Those who read this blog - both of you - know that I've started submitting Akeldama to literary agents. Literary agents are the gatekeepers of the publishing world. Yes, you could try to submit your work to a publishing house cold, with no solicitation from them, and your work will probably end up in the slush pile. If your submission is extremely lucky, some overworked junior editor's assistant might look at it. Nicholas Sparks was discovered this way, and it gives hope to everyone who just prints off their work and mails it off to a publishing house, but the usual course of action is for things in the slush pile to end up in the trash, unread.
But a literary agent has connections within the publishing world that could lead to your novel being read by someone with the authority to get it on a shelf at Barnes & Noble. It's exceptionally hard to get published without one, so these are the folks who must first approve of your work.
Literary agents only get paid when the author they're representing gets paid, so they're very picky about selecting new clients. Since they're overwhelmed with everyone who thinks they're the next Ernest Hemingway - or Stephanie Meyer, if that suits you - they can't pay a lot of attention to unknowns who have no track record of success. An unknown has to show them something so mind blowing that it grabs their attention immediately, or that person's work gets shunted aside instantly.
I've discussed the frustrations of the query letter before, and it plays in double here. The query letter is your knock, and sometimes you get to submit a few pages with it, but you never send a full manuscript unless it's asked for. And that's the most frustrating part. Most writers, myself included, feel that folks would enjoy their books if they could just get someone to read them.

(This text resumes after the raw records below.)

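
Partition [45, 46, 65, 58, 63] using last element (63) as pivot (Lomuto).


Pivot: 63
  45 <= 63: advance i (no swap)
  46 <= 63: advance i (no swap)
  58 <= 63: swap -> [45, 46, 58, 65, 63]
Place pivot at 3: [45, 46, 58, 63, 65]

Partitioned: [45, 46, 58, 63, 65]


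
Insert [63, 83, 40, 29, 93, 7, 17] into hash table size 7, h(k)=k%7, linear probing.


Insert 63: h=0 -> slot 0
Insert 83: h=6 -> slot 6
Insert 40: h=5 -> slot 5
Insert 29: h=1 -> slot 1
Insert 93: h=2 -> slot 2
Insert 7: h=0, 3 probes -> slot 3
Insert 17: h=3, 1 probes -> slot 4

Table: [63, 29, 93, 7, 17, 40, 83]


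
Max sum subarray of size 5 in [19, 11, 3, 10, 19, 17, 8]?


[0:5]: 62
[1:6]: 60
[2:7]: 57

Max: 62 at [0:5]


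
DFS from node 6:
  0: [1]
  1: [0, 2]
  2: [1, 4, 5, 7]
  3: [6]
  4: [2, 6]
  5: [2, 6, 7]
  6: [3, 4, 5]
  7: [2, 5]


Visit 6, push [5, 4, 3]
Visit 3, push []
Visit 4, push [2]
Visit 2, push [7, 5, 1]
Visit 1, push [0]
Visit 0, push []
Visit 5, push [7]
Visit 7, push []

DFS order: [6, 3, 4, 2, 1, 0, 5, 7]


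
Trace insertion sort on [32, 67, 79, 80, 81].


Initial: [32, 67, 79, 80, 81]
Insert 67: [32, 67, 79, 80, 81]
Insert 79: [32, 67, 79, 80, 81]
Insert 80: [32, 67, 79, 80, 81]
Insert 81: [32, 67, 79, 80, 81]

Sorted: [32, 67, 79, 80, 81]


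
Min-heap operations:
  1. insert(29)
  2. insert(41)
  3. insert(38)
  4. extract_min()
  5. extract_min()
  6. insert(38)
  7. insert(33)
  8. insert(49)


insert(29) -> [29]
insert(41) -> [29, 41]
insert(38) -> [29, 41, 38]
extract_min()->29, [38, 41]
extract_min()->38, [41]
insert(38) -> [38, 41]
insert(33) -> [33, 41, 38]
insert(49) -> [33, 41, 38, 49]

Final heap: [33, 41, 38, 49]


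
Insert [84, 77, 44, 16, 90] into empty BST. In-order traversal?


Insert 84: root
Insert 77: L from 84
Insert 44: L from 84 -> L from 77
Insert 16: L from 84 -> L from 77 -> L from 44
Insert 90: R from 84

In-order: [16, 44, 77, 84, 90]


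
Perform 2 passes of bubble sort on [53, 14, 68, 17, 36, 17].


Initial: [53, 14, 68, 17, 36, 17]
Pass 1: [14, 53, 17, 36, 17, 68] (4 swaps)
Pass 2: [14, 17, 36, 17, 53, 68] (3 swaps)

After 2 passes: [14, 17, 36, 17, 53, 68]


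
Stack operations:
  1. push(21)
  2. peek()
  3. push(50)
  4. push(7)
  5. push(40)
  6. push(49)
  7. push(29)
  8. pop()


push(21) -> [21]
peek()->21
push(50) -> [21, 50]
push(7) -> [21, 50, 7]
push(40) -> [21, 50, 7, 40]
push(49) -> [21, 50, 7, 40, 49]
push(29) -> [21, 50, 7, 40, 49, 29]
pop()->29, [21, 50, 7, 40, 49]

Final stack: [21, 50, 7, 40, 49]


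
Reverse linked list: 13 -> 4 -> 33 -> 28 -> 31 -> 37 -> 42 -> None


Step 1: curr=13, set curr.next=prev(None) | reversed so far: 13
Step 2: curr=4, set curr.next=prev(13) | reversed so far: 4 -> 13
Step 3: curr=33, set curr.next=prev(4) | reversed so far: 33 -> 4 -> 13
Step 4: curr=28, set curr.next=prev(33) | reversed so far: 28 -> 33 -> 4 -> 13
Step 5: curr=31, set curr.next=prev(28) | reversed so far: 31 -> 28 -> 33 -> 4 -> 13
Step 6: curr=37, set curr.next=prev(31) | reversed so far: 37 -> 31 -> 28 -> 33 -> 4 -> 13
Step 7: curr=42, set curr.next=prev(37) | reversed so far: 42 -> 37 -> 31 -> 28 -> 33 -> 4 -> 13

42 -> 37 -> 31 -> 28 -> 33 -> 4 -> 13 -> None


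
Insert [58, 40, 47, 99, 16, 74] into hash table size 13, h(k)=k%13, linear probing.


Insert 58: h=6 -> slot 6
Insert 40: h=1 -> slot 1
Insert 47: h=8 -> slot 8
Insert 99: h=8, 1 probes -> slot 9
Insert 16: h=3 -> slot 3
Insert 74: h=9, 1 probes -> slot 10

Table: [None, 40, None, 16, None, None, 58, None, 47, 99, 74, None, None]


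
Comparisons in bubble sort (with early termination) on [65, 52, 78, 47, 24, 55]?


Algorithm: bubble sort (with early termination)
Input: [65, 52, 78, 47, 24, 55]
Sorted: [24, 47, 52, 55, 65, 78]

15


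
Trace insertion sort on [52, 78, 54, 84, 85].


Initial: [52, 78, 54, 84, 85]
Insert 78: [52, 78, 54, 84, 85]
Insert 54: [52, 54, 78, 84, 85]
Insert 84: [52, 54, 78, 84, 85]
Insert 85: [52, 54, 78, 84, 85]

Sorted: [52, 54, 78, 84, 85]


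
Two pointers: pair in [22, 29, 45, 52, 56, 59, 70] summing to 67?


lo=0(22)+hi=6(70)=92
lo=0(22)+hi=5(59)=81
lo=0(22)+hi=4(56)=78
lo=0(22)+hi=3(52)=74
lo=0(22)+hi=2(45)=67

Yes: 22+45=67


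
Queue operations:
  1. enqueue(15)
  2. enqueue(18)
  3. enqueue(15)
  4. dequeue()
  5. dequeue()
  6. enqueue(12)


enqueue(15) -> [15]
enqueue(18) -> [15, 18]
enqueue(15) -> [15, 18, 15]
dequeue()->15, [18, 15]
dequeue()->18, [15]
enqueue(12) -> [15, 12]

Final queue: [15, 12]


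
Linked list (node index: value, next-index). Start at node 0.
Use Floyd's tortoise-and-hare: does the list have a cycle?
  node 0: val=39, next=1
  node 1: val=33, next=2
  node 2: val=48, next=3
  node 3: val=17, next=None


Floyd's tortoise (slow, +1) and hare (fast, +2):
  init: slow=0, fast=0
  step 1: slow=1, fast=2
  step 2: fast 2->3->None, no cycle

Cycle: no


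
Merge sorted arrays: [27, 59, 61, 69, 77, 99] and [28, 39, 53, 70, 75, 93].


Take 27 from A
Take 28 from B
Take 39 from B
Take 53 from B
Take 59 from A
Take 61 from A
Take 69 from A
Take 70 from B
Take 75 from B
Take 77 from A
Take 93 from B

Merged: [27, 28, 39, 53, 59, 61, 69, 70, 75, 77, 93, 99]


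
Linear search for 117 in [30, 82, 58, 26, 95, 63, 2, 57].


i=0: 30!=117
i=1: 82!=117
i=2: 58!=117
i=3: 26!=117
i=4: 95!=117
i=5: 63!=117
i=6: 2!=117
i=7: 57!=117

Not found, 8 comps


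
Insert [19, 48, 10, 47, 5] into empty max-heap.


Insert 19: [19]
Insert 48: [48, 19]
Insert 10: [48, 19, 10]
Insert 47: [48, 47, 10, 19]
Insert 5: [48, 47, 10, 19, 5]

Final heap: [48, 47, 10, 19, 5]


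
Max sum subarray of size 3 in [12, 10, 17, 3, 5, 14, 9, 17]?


[0:3]: 39
[1:4]: 30
[2:5]: 25
[3:6]: 22
[4:7]: 28
[5:8]: 40

Max: 40 at [5:8]


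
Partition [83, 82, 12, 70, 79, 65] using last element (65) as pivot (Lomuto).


Pivot: 65
  12 <= 65: swap -> [12, 82, 83, 70, 79, 65]
Place pivot at 1: [12, 65, 83, 70, 79, 82]

Partitioned: [12, 65, 83, 70, 79, 82]


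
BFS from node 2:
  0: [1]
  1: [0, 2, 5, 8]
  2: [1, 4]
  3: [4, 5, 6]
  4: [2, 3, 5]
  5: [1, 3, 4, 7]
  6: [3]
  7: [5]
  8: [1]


Visit 2, enqueue [1, 4]
Visit 1, enqueue [0, 5, 8]
Visit 4, enqueue [3]
Visit 0, enqueue []
Visit 5, enqueue [7]
Visit 8, enqueue []
Visit 3, enqueue [6]
Visit 7, enqueue []
Visit 6, enqueue []

BFS order: [2, 1, 4, 0, 5, 8, 3, 7, 6]


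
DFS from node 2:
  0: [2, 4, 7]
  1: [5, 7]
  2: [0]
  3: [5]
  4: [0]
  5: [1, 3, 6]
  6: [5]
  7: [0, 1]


Visit 2, push [0]
Visit 0, push [7, 4]
Visit 4, push []
Visit 7, push [1]
Visit 1, push [5]
Visit 5, push [6, 3]
Visit 3, push []
Visit 6, push []

DFS order: [2, 0, 4, 7, 1, 5, 3, 6]


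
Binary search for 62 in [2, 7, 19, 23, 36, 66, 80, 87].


Step 1: lo=0, hi=7, mid=3, val=23
Step 2: lo=4, hi=7, mid=5, val=66
Step 3: lo=4, hi=4, mid=4, val=36

Not found


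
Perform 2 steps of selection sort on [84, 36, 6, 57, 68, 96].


Initial: [84, 36, 6, 57, 68, 96]
Step 1: min=6 at 2
  Swap: [6, 36, 84, 57, 68, 96]
Step 2: min=36 at 1
  Swap: [6, 36, 84, 57, 68, 96]

After 2 steps: [6, 36, 84, 57, 68, 96]


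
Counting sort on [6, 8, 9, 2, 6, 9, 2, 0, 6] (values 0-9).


Input: [6, 8, 9, 2, 6, 9, 2, 0, 6]
Counts: [1, 0, 2, 0, 0, 0, 3, 0, 1, 2]

Sorted: [0, 2, 2, 6, 6, 6, 8, 9, 9]


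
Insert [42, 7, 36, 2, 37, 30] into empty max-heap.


Insert 42: [42]
Insert 7: [42, 7]
Insert 36: [42, 7, 36]
Insert 2: [42, 7, 36, 2]
Insert 37: [42, 37, 36, 2, 7]
Insert 30: [42, 37, 36, 2, 7, 30]

Final heap: [42, 37, 36, 2, 7, 30]


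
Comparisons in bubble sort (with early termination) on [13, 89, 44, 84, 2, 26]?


Algorithm: bubble sort (with early termination)
Input: [13, 89, 44, 84, 2, 26]
Sorted: [2, 13, 26, 44, 84, 89]

15


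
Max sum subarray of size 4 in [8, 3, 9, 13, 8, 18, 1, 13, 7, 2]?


[0:4]: 33
[1:5]: 33
[2:6]: 48
[3:7]: 40
[4:8]: 40
[5:9]: 39
[6:10]: 23

Max: 48 at [2:6]


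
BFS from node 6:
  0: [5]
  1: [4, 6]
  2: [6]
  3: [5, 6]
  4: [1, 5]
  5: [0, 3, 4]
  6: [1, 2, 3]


Visit 6, enqueue [1, 2, 3]
Visit 1, enqueue [4]
Visit 2, enqueue []
Visit 3, enqueue [5]
Visit 4, enqueue []
Visit 5, enqueue [0]
Visit 0, enqueue []

BFS order: [6, 1, 2, 3, 4, 5, 0]


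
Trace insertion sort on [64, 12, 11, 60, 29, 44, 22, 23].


Initial: [64, 12, 11, 60, 29, 44, 22, 23]
Insert 12: [12, 64, 11, 60, 29, 44, 22, 23]
Insert 11: [11, 12, 64, 60, 29, 44, 22, 23]
Insert 60: [11, 12, 60, 64, 29, 44, 22, 23]
Insert 29: [11, 12, 29, 60, 64, 44, 22, 23]
Insert 44: [11, 12, 29, 44, 60, 64, 22, 23]
Insert 22: [11, 12, 22, 29, 44, 60, 64, 23]
Insert 23: [11, 12, 22, 23, 29, 44, 60, 64]

Sorted: [11, 12, 22, 23, 29, 44, 60, 64]


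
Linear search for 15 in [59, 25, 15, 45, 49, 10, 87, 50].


i=0: 59!=15
i=1: 25!=15
i=2: 15==15 found!

Found at 2, 3 comps


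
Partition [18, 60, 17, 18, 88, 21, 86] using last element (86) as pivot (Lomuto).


Pivot: 86
  18 <= 86: advance i (no swap)
  60 <= 86: advance i (no swap)
  17 <= 86: advance i (no swap)
  18 <= 86: advance i (no swap)
  21 <= 86: swap -> [18, 60, 17, 18, 21, 88, 86]
Place pivot at 5: [18, 60, 17, 18, 21, 86, 88]

Partitioned: [18, 60, 17, 18, 21, 86, 88]


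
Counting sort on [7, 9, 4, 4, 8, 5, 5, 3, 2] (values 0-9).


Input: [7, 9, 4, 4, 8, 5, 5, 3, 2]
Counts: [0, 0, 1, 1, 2, 2, 0, 1, 1, 1]

Sorted: [2, 3, 4, 4, 5, 5, 7, 8, 9]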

When an agent, or several in the past week in my case, tell me they aren't interested, based on the query letter and a couple of pages that don't allow a book room to breathe, it's both annoying and very hard not to take personally. Even though this is never the intent, it feels like they're slapping a sticker on your forehead:
I will continue to query and do my level best to know that these gatekeepers aren't intentionally stomping on me. When I can start attending conferences - the next available one for me is at the Hawaiian Hilton next September - maybe I can make better contacts and get someone to give me more than a cursory glance. Until then, I keep slogging through.